Urban paper toys, and the culture around them, have much in common with cartoons, comic books and graffiti. It’s a world of formal constraints and limitations where style and personality are more important than complexity or technique.
Pop-up books, while somewhat related, have some different considerations. The lack of complexity in urban paper toys is largely self-imposed. With pop-up books, a certain construction complexity is unavoidable, and greater complexity can pay off big-time. However, all that complexity must still work in the service of design.

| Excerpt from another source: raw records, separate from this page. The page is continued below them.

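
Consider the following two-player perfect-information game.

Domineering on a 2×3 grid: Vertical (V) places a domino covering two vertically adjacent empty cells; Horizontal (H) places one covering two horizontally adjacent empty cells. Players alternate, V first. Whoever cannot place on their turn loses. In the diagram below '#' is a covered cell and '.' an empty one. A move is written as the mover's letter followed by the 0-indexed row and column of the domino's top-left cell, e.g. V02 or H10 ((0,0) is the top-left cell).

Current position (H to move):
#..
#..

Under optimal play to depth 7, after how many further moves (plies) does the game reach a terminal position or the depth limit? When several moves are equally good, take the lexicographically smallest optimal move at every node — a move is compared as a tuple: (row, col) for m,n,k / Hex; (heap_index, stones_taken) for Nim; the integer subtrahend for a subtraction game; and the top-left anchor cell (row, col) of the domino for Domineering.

ply 1, H at #../#.. | H01=+1→###/#..*; H11=+1→#../###
ply 2: ###/#.. is terminal -1 (V); from #../#.. depth 7

PV length from [#../#..]: 1 ply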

Pop-up books have gotten quite sophisticated, not just in their mechanics but in subject matter as well. Matthew Reinhart’s Star Wars book is a marvel. I’m not all that big of a Star Wars fan, but when I saw this book at the second-hand book store I was amazed; that it was available at half-price was a real bonus.
Meanwhile. David Carter’s White Noise showcases imaginative paper engineering for quite a different purpose.
You can see a great many pop-up books in action on YouTube
Pop-up books are harder to make than paper toys. As far as I know there is no generally available software to help with pop-ups as there is for paper toys and models. And precision counts. The lower-complexity paper toys allow for a some amount of cutting leeway. You can be a bit off and still get decent results. With a pop-up, though, you run into compounding errors. If one piece does not fold or bend just right, the next part will not either, and if that’s off, you have real trouble.
Both of these crafts can provide immense satisfaction. There’s something magical about being able to print a picture onto one or two sheets of paper, do some cutting and gluing, and have a thing, an object. I’ve not made any complete pop-ups yet, but it’s been fun to take some basic constructs and mechanisms, apply some variations, and see it actually work. :)
If this sounds at all interesting to you, please come to my talk. I’ll discuss some available software, explain some techniques, and show assorted examples of both paper toys and pop-up books.